Understanding the molecular mechanism of endothelin ETA receptor selecting isopeptides endothelin-1 and -3.

Endothelin-1 and -3 (ET1 and ET3) are potent vasoconstricting isopeptides that are involved in the pathophysiology of various diseases, such as cardiovascular and renal diseases. The two ETs exert their effects by binding to two G-protein-coupled receptors (GPCRs), the endothelin ETA receptor (ETAR) and the endothelin ETB receptor (ETBR). ETAR and ETBR reveal different preferences in the recognition of the two ETs: The binding affinity of ETAR with ET1 is much higher than that with ET3, while the binding affinities of ETBR with the two ETs are similar. Recently, the structures of ETBR with ET1 and ET3 were determined. These crystal structures provide detailed descriptions of how ETBR interacts with ET1 and ET3. However, the knowledge of how ETAR recognizes the two isopeptides is still lacking. Based on the structure of ETBR in complex with ET1, the structures of ETAR with ET1 and ET3 were modeled. Then, molecular dynamics simulations were performed to study how ETAR discriminates the two ETs. Simulation results demonstrate that ET1 has greater binding free energy with ETAR than ET3, which is in agreement with the binding affinity data of ETAR. By interaction energy analysis, the key residues of ETAR that discriminate between ET1 and ET3 are identified.
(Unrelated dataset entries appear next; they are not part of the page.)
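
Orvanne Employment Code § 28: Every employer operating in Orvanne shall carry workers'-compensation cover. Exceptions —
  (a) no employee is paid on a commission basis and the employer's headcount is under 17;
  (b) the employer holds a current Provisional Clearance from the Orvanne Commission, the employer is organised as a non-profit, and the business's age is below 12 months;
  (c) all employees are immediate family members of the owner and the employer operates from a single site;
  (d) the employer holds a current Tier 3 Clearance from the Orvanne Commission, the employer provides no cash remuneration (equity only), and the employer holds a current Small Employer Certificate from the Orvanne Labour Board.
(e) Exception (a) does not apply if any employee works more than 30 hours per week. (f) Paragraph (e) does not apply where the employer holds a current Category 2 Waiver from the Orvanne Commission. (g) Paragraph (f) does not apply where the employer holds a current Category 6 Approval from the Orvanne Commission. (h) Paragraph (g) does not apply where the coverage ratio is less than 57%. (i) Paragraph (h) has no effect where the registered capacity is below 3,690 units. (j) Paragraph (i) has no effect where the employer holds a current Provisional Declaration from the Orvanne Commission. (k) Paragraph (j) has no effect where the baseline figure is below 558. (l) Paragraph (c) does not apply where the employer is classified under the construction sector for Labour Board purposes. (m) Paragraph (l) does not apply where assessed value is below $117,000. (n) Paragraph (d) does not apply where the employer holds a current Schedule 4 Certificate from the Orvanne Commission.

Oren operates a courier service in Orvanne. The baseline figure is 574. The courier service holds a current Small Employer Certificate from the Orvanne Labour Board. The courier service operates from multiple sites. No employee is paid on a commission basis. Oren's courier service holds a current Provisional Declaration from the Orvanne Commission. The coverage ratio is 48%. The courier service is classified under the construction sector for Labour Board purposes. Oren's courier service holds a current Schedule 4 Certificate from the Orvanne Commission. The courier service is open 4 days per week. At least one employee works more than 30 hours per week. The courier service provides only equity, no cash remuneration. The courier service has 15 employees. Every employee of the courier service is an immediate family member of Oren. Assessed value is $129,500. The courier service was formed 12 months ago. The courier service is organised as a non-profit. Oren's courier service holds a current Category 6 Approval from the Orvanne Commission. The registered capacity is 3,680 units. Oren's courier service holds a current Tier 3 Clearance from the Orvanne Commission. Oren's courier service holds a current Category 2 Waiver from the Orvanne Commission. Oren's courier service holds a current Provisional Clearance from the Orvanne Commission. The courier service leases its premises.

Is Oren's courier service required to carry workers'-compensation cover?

No — exception (a) applies; Oren's courier service is not required to carry workers'-compensation cover.

Exception (a)'s conditions are all satisfied: no employee is paid on commission; the employer's headcount is 15, under the 17 limit. Under paragraphs (e)–(k): (e) is triggered (at least one employee exceeds 30 hours/week), but is set aside by (f): (f) applies — a current Category 2 Waiver is held. (g) is triggered (a current Category 6 Approval is held), but is overridden by (h): (h) operates against (g): the coverage ratio is 48%, less than the 57% limit. (i) would limit (h) — the registered capacity is 3,680 units, below the 3,690 units limit — but (j) sets (i) aside: (j) operates — a current Provisional Declaration is held. (k) is not triggered (the baseline figure is 574, not below 558), so (j) stands. Exception (a) stands.
Exception (b) does not apply: the business's age is 12 months, not below 12 months.
Exception (c) fails — the employer operates from multiple sites.
Exception (d): a current Tier 3 Clearance is held; remuneration is equity-only; a current Small Employer Certificate is held — every condition holds. But applying paragraph (n): (n) operates — a current Schedule 4 Certificate is held. Exception (d) does not apply.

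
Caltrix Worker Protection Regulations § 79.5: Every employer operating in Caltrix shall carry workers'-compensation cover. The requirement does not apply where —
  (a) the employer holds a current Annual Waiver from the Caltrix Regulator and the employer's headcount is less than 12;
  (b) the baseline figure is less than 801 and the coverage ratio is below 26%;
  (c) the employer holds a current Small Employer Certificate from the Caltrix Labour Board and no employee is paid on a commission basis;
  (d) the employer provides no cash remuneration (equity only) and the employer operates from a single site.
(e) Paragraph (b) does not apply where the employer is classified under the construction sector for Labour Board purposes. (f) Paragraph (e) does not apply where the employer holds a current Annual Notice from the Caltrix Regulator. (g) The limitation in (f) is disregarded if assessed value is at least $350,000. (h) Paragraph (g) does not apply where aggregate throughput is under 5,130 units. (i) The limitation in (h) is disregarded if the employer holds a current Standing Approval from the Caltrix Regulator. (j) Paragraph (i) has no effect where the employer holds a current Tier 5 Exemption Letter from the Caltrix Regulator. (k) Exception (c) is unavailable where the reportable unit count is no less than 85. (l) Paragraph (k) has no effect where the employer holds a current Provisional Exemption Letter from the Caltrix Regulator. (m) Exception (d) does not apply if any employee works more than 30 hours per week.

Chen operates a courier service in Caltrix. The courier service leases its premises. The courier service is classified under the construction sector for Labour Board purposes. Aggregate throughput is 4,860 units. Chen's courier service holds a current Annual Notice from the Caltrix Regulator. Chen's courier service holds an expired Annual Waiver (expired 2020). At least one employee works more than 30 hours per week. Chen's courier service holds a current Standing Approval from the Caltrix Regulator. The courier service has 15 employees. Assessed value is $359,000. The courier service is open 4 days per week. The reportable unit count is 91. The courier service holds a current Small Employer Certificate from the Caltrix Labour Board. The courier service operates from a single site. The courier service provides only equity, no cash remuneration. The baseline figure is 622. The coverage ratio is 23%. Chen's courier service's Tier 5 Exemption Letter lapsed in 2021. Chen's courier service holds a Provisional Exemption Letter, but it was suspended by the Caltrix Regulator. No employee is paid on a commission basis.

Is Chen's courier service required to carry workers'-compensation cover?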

Structural and dynamical analyses indicate that, compared with ET3, ET1 is more stable in binding with ETAR. Furthermore, the orientation change of W319 in the conserved CWxP motif that plays an important role in the signaling function of GPCRs was observed. Through the orientation change of this residue, the difference in the orthosteric pocket volume resulting from the binding of ET1 and ET3 on the extracellular side of ETAR leads to a conformational difference of TM6 on the intracellular side of ETAR. This study elucidates the molecular mechanism of how ETAR selects the isopeptides ET1 and ET3.